Poor productivity growth lies at the heart of the current political crisis in the West. Until recently, voters were willing to back a market-driven system because it seemed to work for them. Fuelled by productivity gains, incomes rose, living standards improved and credit was easily available. Yet US living standards started to stagnate in the run-up to the financial crisis, becoming part of a wider pattern across the developed world since 2008. Now, vast swathes of people across the developed world feel the pro-market, small government, laissez-faire model doesn’t deliver. Their displeasure has been reflected in their voting behaviour, helping to explain the rise of new ‘populist’ politicians who espouse policies that seek to limit the role of free market forces and roll back globalisation.
A challenging environment
The emergence of this ‘new politics’ is a challenge for investors. Since the early 1980s, markets have adapted to an environment where the rules of economic self-interest govern behaviour. The current phase of political discourse creates unfamiliar challenges. Electorates in the UK and US have indicated they want less free markets and less globalisation. They think, perhaps wrongly, that this will improve their lot. Markets, perhaps wrongly, feel that this is a full frontal attack on their modus operandi. Mixed in with recent electoral results are issues of identity as well as pure economics.
Regardless, politicians appear minded to reflect public opinion rather than shape it and those who seek to oppose it seem unable to impose their will. Hilary Clinton failed with her brand of globalisation friendly left-wing politics and Angela Merkel has been unable to continue through with her support of refugees. Previously unthinkable developments (for economists) must therefore be built into our analysis. In 2008 we learnt that banks can go bust. We may be about to learn that protectionism can take hold even when the lesson of the 1930s is that it is economically toxic.
If that wasn’t enough, conventional developments continue to require our attention. For several years pundits have suggested monetary policy has reached its limits with a rebalance to fiscal policy widely canvassed. Now the US looks set to lead the way. At this stage, there are many questions still to be answered, not least the extent of the swing towards more expansionary fiscal policy, and how global financial conditions might change in response to such a shift.

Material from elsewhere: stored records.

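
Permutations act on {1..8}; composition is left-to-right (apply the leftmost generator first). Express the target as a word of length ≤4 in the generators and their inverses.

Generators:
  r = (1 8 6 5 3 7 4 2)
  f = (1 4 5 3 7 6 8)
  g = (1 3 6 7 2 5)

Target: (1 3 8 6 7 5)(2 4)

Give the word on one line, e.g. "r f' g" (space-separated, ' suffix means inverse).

  after g': (1 5 2 7 6 3)
  after r: (1 3 8 6 7 5)(2 4)

g' r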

Of equal importance is whether financial repression will continue as before, how big a headwind high levels of debt and ageing populations will be to faster growth, and whether greater protectionism will find expression beyond the presidential campaign. The size and interaction of these forces will determine the shape of the world in 2017 and beyond.
Bette Davis once said that “Old age ain’t no place for sissies”. You might say that about today’s bull market.